The decision to trade the risk of death in conflict for the risk of death through malnutrition is a choice no mother should have to make. But Melvina’s mother, Zenou, makes it daily, as she considers threats from every angle. In addition, changing weather patterns mean crops aren’t even a certainty. “I try to cultivate the fields to feed Melvina,” she says. “But as the crops are not regular, it is sometimes difficult.”
World Vision’s response to this complex situation in the CAR is flexible in order to properly respond to each community’s unique and ever-changing needs. Communities are always striving for self-sufficiency, so even though our interventions might differ from place to place, the goal of stabilizing a community and working toward self-sufficiency remains the same.

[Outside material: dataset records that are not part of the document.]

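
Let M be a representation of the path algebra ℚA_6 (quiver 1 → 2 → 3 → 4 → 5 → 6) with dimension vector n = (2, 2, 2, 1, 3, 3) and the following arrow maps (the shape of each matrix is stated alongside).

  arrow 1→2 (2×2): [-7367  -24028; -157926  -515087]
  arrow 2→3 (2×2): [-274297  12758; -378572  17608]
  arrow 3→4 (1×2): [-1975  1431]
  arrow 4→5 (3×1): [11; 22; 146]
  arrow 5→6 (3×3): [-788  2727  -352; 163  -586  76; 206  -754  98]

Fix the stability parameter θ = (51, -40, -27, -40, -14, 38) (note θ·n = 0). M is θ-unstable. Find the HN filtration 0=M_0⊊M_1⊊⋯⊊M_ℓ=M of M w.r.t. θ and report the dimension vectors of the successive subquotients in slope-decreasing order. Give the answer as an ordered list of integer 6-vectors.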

Our experience has shown that with the right support, even displaced communities in the grips of hunger can become strong and self-sufficient again. And very often food is the first step.
As the largest implementing partner of the World Food Programme (WFP), World Vision has been a global leader in food assistance for years. Because we are well-established and trusted in the regions where we work, we are able to deliver food quickly and efficiently, preventing wide-scale death and pulling children back from the edge of starvation.
Our feeding centers in the CAR are no exception. “Thanks to WFP and World Vision, Melvina gets rations at school to take home,” says Zenou. “It helps us make ends meet.”
But that’s not where Melvina’s journey with World Vision ends. Though crucial, food is just the first step toward strengthening communities. This is why in 2014 we launched Child-Friendly Spaces across the country, where children can play and learn safely. In the CAR these also serve as peace clubs, to help children like Melvina cope with the trauma of conflict and build social cohesion with their peers.
It’s why we facilitate workshops on child protection and join faith leaders from multiple faiths to work together to care for children. And it’s why we’ve developed peacebuilding materials to use in classrooms.
But none of this is possible without food. If people are hungry and sick, their ability to engage in peacebuilding initiatives is hindered. Food can be what opens that first door toward a stronger community.